COLBY: I see two. One is refundings and the other is tax reform, which was at the heart of the market’s move in November and December.
Whether some type of tax reform can take place in the next 90 or 100 days is certainly open to question. The potential for a change in corporate and individual tax rates is a big wild card. And if interest rates remain relatively stable in the current low-rate environment, there could be plenty of refundings — which would add to muni supply — even if the Fed raises the Fed funds rate in March or May by 25 or 50 basis points. This creates some balance between inflows and the supply-demand equation and augurs well for muni performance through the first half of the year.
The above graph shows the total issuance of municipal bonds (XMPT) over the last two decades.
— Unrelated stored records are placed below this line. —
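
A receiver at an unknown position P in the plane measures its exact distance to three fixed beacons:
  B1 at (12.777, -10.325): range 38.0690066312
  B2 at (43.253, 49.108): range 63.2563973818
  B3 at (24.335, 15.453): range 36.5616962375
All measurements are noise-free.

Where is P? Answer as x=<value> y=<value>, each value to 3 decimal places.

eq1: (x − 12.777)² + (y + 10.325)² = 38.0690066312²
eq2: (x − 43.253)² + (y − 49.108)² = 63.2563973818²
eq3: (x − 24.335)² + (y − 15.453)² = 36.5616962375²
eq2−eq1, eq2−eq3 (x²,y² cancel):
  -60.952·x − 118.866·y = -1460.437775
  -37.836·x − 67.310·y = -786.816061
det = -60.952·-67.310 − -118.866·-37.836 = -394.734856
x = (-1460.437775·-67.310 − -118.866·-786.816061) / -394.734856 = -12.100246
y = (-60.952·-786.816061 − -1460.437775·-37.836) / -394.734856 = 18.491175

x=-12.100 y=18.491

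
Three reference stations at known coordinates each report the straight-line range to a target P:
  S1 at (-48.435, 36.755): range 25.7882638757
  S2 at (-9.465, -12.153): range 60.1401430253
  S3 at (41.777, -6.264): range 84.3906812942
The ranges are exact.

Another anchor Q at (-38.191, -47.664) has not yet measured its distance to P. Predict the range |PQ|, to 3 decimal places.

eq1: (x + 48.435)² + (y − 36.755)² = 25.7882638757²
eq2: (x + 9.465)² + (y + 12.153)² = 60.1401430253²
eq3: (x − 41.777)² + (y + 6.264)² = 84.3906812942²
eq2−eq1, eq2−eq3 (x²,y² cancel):
  -77.940·x + 97.816·y = 6411.399865
  102.484·x + 11.778·y = -1957.676495
det = -77.940·11.778 − 97.816·102.484 = -10942.552264
x = (6411.399865·11.778 − 97.816·-1957.676495) / -10942.552264 = -24.400665
y = (-77.940·-1957.676495 − 6411.399865·102.484) / -10942.552264 = 46.103010
|P − Q| = √((-24.400665 − -38.191)² + (46.103010 − -47.664)²) = 94.775659

94.776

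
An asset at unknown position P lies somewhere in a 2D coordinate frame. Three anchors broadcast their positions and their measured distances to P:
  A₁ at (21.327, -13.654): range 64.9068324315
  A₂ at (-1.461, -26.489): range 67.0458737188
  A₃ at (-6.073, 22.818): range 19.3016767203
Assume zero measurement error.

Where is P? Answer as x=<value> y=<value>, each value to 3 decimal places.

x=-16.995 y=38.733

eq1: (x − 21.327)² + (y + 13.654)² = 64.9068324315²
eq2: (x + 1.461)² + (y + 26.489)² = 67.0458737188²
eq3: (x + 6.073)² + (y − 22.818)² = 19.3016767203²
eq1−eq3, eq1−eq2 (x²,y² cancel):
  -54.800·x + 72.944·y = 3756.611980
  -45.576·x − 25.670·y = -219.723289
det = -54.800·-25.670 − 72.944·-45.576 = 4731.211744
x = (3756.611980·-25.670 − 72.944·-219.723289) / 4731.211744 = -16.994533
y = (-54.800·-219.723289 − 3756.611980·-45.576) / 4731.211744 = 38.732611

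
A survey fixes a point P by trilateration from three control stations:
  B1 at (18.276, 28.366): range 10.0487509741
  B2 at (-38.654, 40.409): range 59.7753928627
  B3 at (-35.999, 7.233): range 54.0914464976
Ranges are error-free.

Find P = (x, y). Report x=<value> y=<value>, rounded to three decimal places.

eq1: (x − 18.276)² + (y − 28.366)² = 10.0487509741²
eq2: (x + 38.654)² + (y − 40.409)² = 59.7753928627²
eq3: (x + 35.999)² + (y − 7.233)² = 54.0914464976²
eq2−eq3, eq2−eq1 (x²,y² cancel):
  5.310·x − 66.352·y = -1131.561699
  113.860·x − 24.086·y = 1483.743331
det = 5.310·-24.086 − -66.352·113.860 = 7426.942060
x = (-1131.561699·-24.086 − -66.352·1483.743331) / 7426.942060 = 16.925423
y = (5.310·1483.743331 − -1131.561699·113.860) / 7426.942060 = 18.408423

x=16.925 y=18.408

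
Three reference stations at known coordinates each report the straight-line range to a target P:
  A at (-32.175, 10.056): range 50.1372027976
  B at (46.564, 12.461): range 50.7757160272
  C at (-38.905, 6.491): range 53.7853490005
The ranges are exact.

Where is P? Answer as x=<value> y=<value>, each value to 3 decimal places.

x=7.748 y=-20.273

eq1: (x + 32.175)² + (y − 10.056)² = 50.1372027976²
eq2: (x − 46.564)² + (y − 12.461)² = 50.7757160272²
eq3: (x + 38.905)² + (y − 6.491)² = 53.7853490005²
eq2−eq3, eq2−eq1 (x²,y² cancel):
  -170.938·x − 11.940·y = -1082.440940
  -157.478·x − 4.810·y = -1122.694622
det = -170.938·-4.810 − -11.940·-157.478 = -1058.075540
x = (-1082.440940·-4.810 − -11.940·-1122.694622) / -1058.075540 = 7.748438
y = (-170.938·-1122.694622 − -1082.440940·-157.478) / -1058.075540 = -20.273164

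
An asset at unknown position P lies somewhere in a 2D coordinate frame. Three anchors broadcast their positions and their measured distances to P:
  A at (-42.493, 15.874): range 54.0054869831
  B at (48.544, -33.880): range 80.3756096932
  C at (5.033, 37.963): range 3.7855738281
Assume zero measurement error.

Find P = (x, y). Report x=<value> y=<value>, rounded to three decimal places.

x=7.847 y=35.431

eq1: (x + 42.493)² + (y − 15.874)² = 54.0054869831²
eq2: (x − 48.544)² + (y + 33.880)² = 80.3756096932²
eq3: (x − 5.033)² + (y − 37.963)² = 3.7855738281²
eq2−eq3, eq2−eq1 (x²,y² cancel):
  -87.022·x + 143.686·y = 4408.054186
  -182.074·x + 99.508·y = 2096.910598
det = -87.022·99.508 − 143.686·-182.074 = 17502.099588
x = (4408.054186·99.508 − 143.686·2096.910598) / 17502.099588 = 7.847056
y = (-87.022·2096.910598 − 4408.054186·-182.074) / 17502.099588 = 35.430875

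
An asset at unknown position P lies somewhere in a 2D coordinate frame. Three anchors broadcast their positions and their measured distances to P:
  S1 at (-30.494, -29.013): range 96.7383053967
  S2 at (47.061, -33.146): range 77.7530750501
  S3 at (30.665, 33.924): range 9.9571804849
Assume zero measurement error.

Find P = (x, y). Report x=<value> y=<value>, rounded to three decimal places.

eq1: (x + 30.494)² + (y + 29.013)² = 96.7383053967²
eq2: (x − 47.061)² + (y + 33.146)² = 77.7530750501²
eq3: (x − 30.665)² + (y − 33.924)² = 9.9571804849²
eq1−eq2, eq1−eq3 (x²,y² cancel):
  155.110·x − 8.266·y = 4854.515883
  122.318·x + 125.874·y = 9578.696084
det = 155.110·125.874 − -8.266·122.318 = 20535.396728
x = (4854.515883·125.874 − -8.266·9578.696084) / 20535.396728 = 33.611955
y = (155.110·9578.696084 − 4854.515883·122.318) / 20535.396728 = 43.435093

x=33.612 y=43.435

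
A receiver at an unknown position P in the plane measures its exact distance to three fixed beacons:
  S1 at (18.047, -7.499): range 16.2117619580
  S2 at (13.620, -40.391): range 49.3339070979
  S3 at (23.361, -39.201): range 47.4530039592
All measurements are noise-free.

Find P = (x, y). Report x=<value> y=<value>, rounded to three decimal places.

x=21.968 y=8.232

eq1: (x − 18.047)² + (y + 7.499)² = 16.2117619580²
eq2: (x − 13.620)² + (y + 40.391)² = 49.3339070979²
eq3: (x − 23.361)² + (y + 39.201)² = 47.4530039592²
eq3−eq1, eq3−eq2 (x²,y² cancel):
  -10.628·x + 63.404·y = 288.440847
  -19.482·x − 2.380·y = -447.564246
det = -10.628·-2.380 − 63.404·-19.482 = 1260.531368
x = (288.440847·-2.380 − 63.404·-447.564246) / 1260.531368 = 21.967620
y = (-10.628·-447.564246 − 288.440847·-19.482) / 1260.531368 = 8.231542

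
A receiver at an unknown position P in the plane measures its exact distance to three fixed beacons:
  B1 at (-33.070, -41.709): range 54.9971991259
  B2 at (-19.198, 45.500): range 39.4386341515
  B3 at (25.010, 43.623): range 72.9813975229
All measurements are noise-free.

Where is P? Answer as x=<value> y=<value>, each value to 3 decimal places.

eq1: (x + 33.070)² + (y + 41.709)² = 54.9971991259²
eq2: (x + 19.198)² + (y − 45.500)² = 39.4386341515²
eq3: (x − 25.010)² + (y − 43.623)² = 72.9813975229²
eq2−eq3, eq2−eq1 (x²,y² cancel):
  88.416·x − 3.754·y = -3681.225496
  -27.744·x − 174.418·y = -1074.833671
det = 88.416·-174.418 − -3.754·-27.744 = -15525.492864
x = (-3681.225496·-174.418 − -3.754·-1074.833671) / -15525.492864 = -41.096091
y = (88.416·-1074.833671 − -3681.225496·-27.744) / -15525.492864 = 12.699398

x=-41.096 y=12.699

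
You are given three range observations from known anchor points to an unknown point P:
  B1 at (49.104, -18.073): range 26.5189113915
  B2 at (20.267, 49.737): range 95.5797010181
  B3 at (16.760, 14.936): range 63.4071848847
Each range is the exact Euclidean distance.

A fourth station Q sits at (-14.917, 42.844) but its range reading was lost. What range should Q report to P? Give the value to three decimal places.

eq1: (x − 49.104)² + (y + 18.073)² = 26.5189113915²
eq2: (x − 20.267)² + (y − 49.737)² = 95.5797010181²
eq3: (x − 16.760)² + (y − 14.936)² = 63.4071848847²
eq2−eq3, eq2−eq1 (x²,y² cancel):
  -7.014·x − 69.602·y = 2734.469390
  57.674·x − 135.620·y = 8285.542272
det = -7.014·-135.620 − -69.602·57.674 = 4965.464428
x = (2734.469390·-135.620 − -69.602·8285.542272) / 4965.464428 = 41.454647
y = (-7.014·8285.542272 − 2734.469390·57.674) / 4965.464428 = -43.464732
|P − Q| = √((41.454647 − -14.917)² + (-43.464732 − 42.844)²) = 103.087147

103.087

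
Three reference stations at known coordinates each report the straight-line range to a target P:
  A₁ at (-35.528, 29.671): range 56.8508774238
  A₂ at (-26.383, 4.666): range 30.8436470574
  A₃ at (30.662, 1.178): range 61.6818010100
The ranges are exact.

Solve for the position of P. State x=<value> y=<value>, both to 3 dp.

x=-24.646 y=-26.129

eq1: (x + 35.528)² + (y − 29.671)² = 56.8508774238²
eq2: (x + 26.383)² + (y − 4.666)² = 30.8436470574²
eq3: (x − 30.662)² + (y − 1.178)² = 61.6818010100²
eq2−eq1, eq2−eq3 (x²,y² cancel):
  -18.290·x + 50.010·y = -855.918920
  114.090·x − 6.976·y = -2629.602329
det = -18.290·-6.976 − 50.010·114.090 = -5578.049860
x = (-855.918920·-6.976 − 50.010·-2629.602329) / -5578.049860 = -24.646123
y = (-18.290·-2629.602329 − -855.918920·114.090) / -5578.049860 = -26.128704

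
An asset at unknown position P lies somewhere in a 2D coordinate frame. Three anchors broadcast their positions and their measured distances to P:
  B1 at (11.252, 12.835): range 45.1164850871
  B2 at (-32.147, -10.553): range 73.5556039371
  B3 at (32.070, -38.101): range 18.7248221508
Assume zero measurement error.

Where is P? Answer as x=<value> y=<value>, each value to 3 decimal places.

x=40.600 y=-21.432

eq1: (x − 11.252)² + (y − 12.835)² = 45.1164850871²
eq2: (x + 32.147)² + (y + 10.553)² = 73.5556039371²
eq3: (x − 32.070)² + (y + 38.101)² = 18.7248221508²
eq2−eq1, eq2−eq3 (x²,y² cancel):
  86.798·x + 46.776·y = 2521.478955
  128.434·x − 55.096·y = 6395.183589
det = 86.798·-55.096 − 46.776·128.434 = -10789.851392
x = (2521.478955·-55.096 − 46.776·6395.183589) / -10789.851392 = 40.599680
y = (86.798·6395.183589 − 2521.478955·128.434) / -10789.851392 = -21.431761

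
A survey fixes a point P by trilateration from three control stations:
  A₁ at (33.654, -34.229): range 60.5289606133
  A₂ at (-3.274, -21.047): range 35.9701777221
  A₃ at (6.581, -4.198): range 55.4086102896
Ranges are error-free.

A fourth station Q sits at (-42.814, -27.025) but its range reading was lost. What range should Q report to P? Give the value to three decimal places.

eq1: (x − 33.654)² + (y + 34.229)² = 60.5289606133²
eq2: (x + 3.274)² + (y + 21.047)² = 35.9701777221²
eq3: (x − 6.581)² + (y + 4.198)² = 55.4086102896²
eq3−eq1, eq3−eq2 (x²,y² cancel):
  54.146·x − 60.062·y = 1649.642413
  -19.710·x − 33.698·y = 2169.022929
det = 54.146·-33.698 − -60.062·-19.710 = -3008.433928
x = (1649.642413·-33.698 − -60.062·2169.022929) / -3008.433928 = -24.825609
y = (54.146·2169.022929 − 1649.642413·-19.710) / -3008.433928 = -49.845990
|P − Q| = √((-24.825609 − -42.814)² + (-49.845990 − -27.025)²) = 29.058214

29.058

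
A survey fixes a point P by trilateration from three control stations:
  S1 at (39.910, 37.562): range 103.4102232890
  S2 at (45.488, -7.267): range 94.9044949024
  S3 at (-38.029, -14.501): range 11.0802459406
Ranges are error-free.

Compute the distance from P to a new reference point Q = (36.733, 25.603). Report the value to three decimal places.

94.984

eq1: (x − 39.910)² + (y − 37.562)² = 103.4102232890²
eq2: (x − 45.488)² + (y + 7.267)² = 94.9044949024²
eq3: (x + 38.029)² + (y + 14.501)² = 11.0802459406²
eq1−eq2, eq1−eq3 (x²,y² cancel):
  11.156·x − 89.658·y = 805.066617
  -155.878·x − 104.126·y = 9223.674329
det = 11.156·-104.126 − -89.658·-155.878 = -15137.339380
x = (805.066617·-104.126 − -89.658·9223.674329) / -15137.339380 = -49.093689
y = (11.156·9223.674329 − 805.066617·-155.878) / -15137.339380 = -15.087954
|P − Q| = √((-49.093689 − 36.733)² + (-15.087954 − 25.603)²) = 94.984074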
As you can see, municipal bond issuance has been rising over the last few years. More refundings would cause the supply to rise further. But as we mentioned in the previous part of this series, demand for municipal bonds, especially from foreign investors, is likely to put a floor on municipal bond prices.
As interest rates begin to rise, bond investors look to diversify their portfolios to mitigate the interest rate risk. The above graph compares the returns on Treasuries and municipal bonds in past periods of rate hikes. While Treasuries (IEF) underperformed when rates rose, AAA-rated and BBB-rated municipal bonds saw solid returns.
During those same periods, BBB-rated municipal bonds outperformed AAA-rated municipal bonds. That’s because rates usually rise when the economy is improving. Better economic conditions lead to better revenues for companies with lower credit quality. So lower-rated municipal bonds could be an option to consider as rates rise. While high-yield corporate bonds (HYG) also perform well when rates rise, their valuations seem slightly rich after last year’s outperformance.